In February 2008, Thermogenesis Corp., one of our sector companies, announced that its wholly-owned subsidiary, Vantus, Inc. (formed at basically the same time), has signed a formal agreement with the UC Davis School of Veterinary Medicine's Center for Equine Health and its Stem Cell Regenerative Medicine Group to conduct joint research and development of methods to enhance the collecting, processing and storing of stem cells from equine cord blood, bone marrow and placental tissue. These cells will be used in the development of therapeutics for the prevention and treatment of orthopedic injuries, such as tendon and ligament injuries, in performance horses. In other words, Thermogenesis, through its subsidiary, Vantus Inc., is going head to head with the two private companies that have been in this field. And Thermogenesis is all about bone marrow derived stem cells, claiming that the equine orthopedic market alone is in excess of one billion dollars.

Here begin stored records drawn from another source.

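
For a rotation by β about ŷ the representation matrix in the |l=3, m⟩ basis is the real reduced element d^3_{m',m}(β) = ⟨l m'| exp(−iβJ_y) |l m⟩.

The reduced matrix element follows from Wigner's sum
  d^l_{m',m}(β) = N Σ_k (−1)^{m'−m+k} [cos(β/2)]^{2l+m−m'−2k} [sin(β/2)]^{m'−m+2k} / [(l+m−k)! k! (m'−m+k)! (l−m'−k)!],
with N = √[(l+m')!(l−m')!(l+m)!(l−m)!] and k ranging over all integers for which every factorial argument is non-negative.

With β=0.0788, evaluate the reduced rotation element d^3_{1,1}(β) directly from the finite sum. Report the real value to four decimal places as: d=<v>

d=0.9830

d^3_{1,1}(β=0.0788) via Wigner's sum:
c=cos(0.0788/2)=0.999224, s=sin(0.0788/2)=0.039390; N=√[24·2·24·2]=48.000000
Admissible k: 0..2 (factorial args all ≥0)
  k=0: (−1)^0·48.0000/(48)·0.9992^6·0.0394^0 = +0.995353
  k=1: (−1)^1·48.0000/(6)·0.9992^4·0.0394^2 = -0.012374
  k=2: (−1)^2·48.0000/(8)·0.9992^2·0.0394^4 = +0.000014
d^3_{1,1}(0.0788) = +0.995353 -0.012374 +0.000014 = +0.982993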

Both of the bone marrow derived stem cell companies, Vantus and VetCell, are also in the cord blood collection and storage business for performance horses. VetStem is not.
In 1961 researchers showed that stem cells could develop into tendon cells in the lab, and by the end of the 1990’s the regeneration of new tendon-like tissue had been seen in small animals. The early part of this century saw the formation of both VetStem and VetCell.
Adapted from "The Use of Mesenchymal Stem Cells in the Treatment of Equine Tendon Injuries" by Lucy Richardson, Royal Veterinary College, and other sources.